Nessa hora, tudo ganha uma importância relativa. É preciso reorganizar sua relação com todas as áreas de sua vida. Entender o que faz sentido e o que não faz e reavaliar o conceito de amor (sobre pessoas, sobre o esporte e sobre suas relações familiares). 

O tempo passa. As coisas vão clareando e as relações com tudo vão ocupando um novo lugar. Com isso, a aversão a barra some. Ser um powerlifter novamente volta a ter um peso aceitável na sua vida mesmo que sua relação com todas as áreas do esporte tenham mudado. Poder contar com seus amigos é algo importante e ajuda nesse processo. O apoio de outras pessoas que também passaram por situações parecidas ajuda muito também.
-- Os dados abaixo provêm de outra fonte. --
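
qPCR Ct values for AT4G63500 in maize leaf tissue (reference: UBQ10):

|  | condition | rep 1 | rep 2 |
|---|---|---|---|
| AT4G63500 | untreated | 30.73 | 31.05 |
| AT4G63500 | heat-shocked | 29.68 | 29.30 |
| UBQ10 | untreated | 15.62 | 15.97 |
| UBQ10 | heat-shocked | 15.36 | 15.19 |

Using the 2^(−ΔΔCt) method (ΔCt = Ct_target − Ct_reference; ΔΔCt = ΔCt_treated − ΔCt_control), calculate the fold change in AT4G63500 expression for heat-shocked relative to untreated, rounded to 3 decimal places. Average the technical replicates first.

Mean Ct: AT4G63500 untreated 30.890; AT4G63500 heat-shocked 29.490; UBQ10 untreated 15.795; UBQ10 heat-shocked 15.275
ΔCt(untreated) = 30.890 − 15.795 = 15.095
ΔCt(heat-shocked) = 29.490 − 15.275 = 14.215
ΔΔCt = 14.215 − 15.095 = -0.880
Fold change = 2^(−(-0.880)) = 2^0.880 = 1.8404

1.840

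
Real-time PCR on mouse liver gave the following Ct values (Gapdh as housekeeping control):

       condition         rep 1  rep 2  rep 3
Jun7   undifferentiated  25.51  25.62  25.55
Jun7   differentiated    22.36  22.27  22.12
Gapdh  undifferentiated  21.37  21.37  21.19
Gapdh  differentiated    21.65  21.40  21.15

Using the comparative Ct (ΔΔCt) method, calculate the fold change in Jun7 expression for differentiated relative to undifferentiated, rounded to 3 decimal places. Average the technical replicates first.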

Entender o que eu me tornei me trouxe ao final dessa reflexão com uma certeza apenas: sou um powerlifter. O resto terá que entender, aceitar e, principalmente, se adequar a essa nova realidade. Isso norteará minhas decisões profissionais (que voltaram a incluir um doutoramento) e minhas decisões pessoas e afetivas. E que os deuses de Asgard estejam olhando por mim nessa jornada que culminará com o encontro com a mais bela das divindades se eu assim for merecedor: uma Valkyria que me guiará ao salão de Odin para que minha vida de guerreiro tenha valido a pena. Que venha 2015 e o recorde histórico.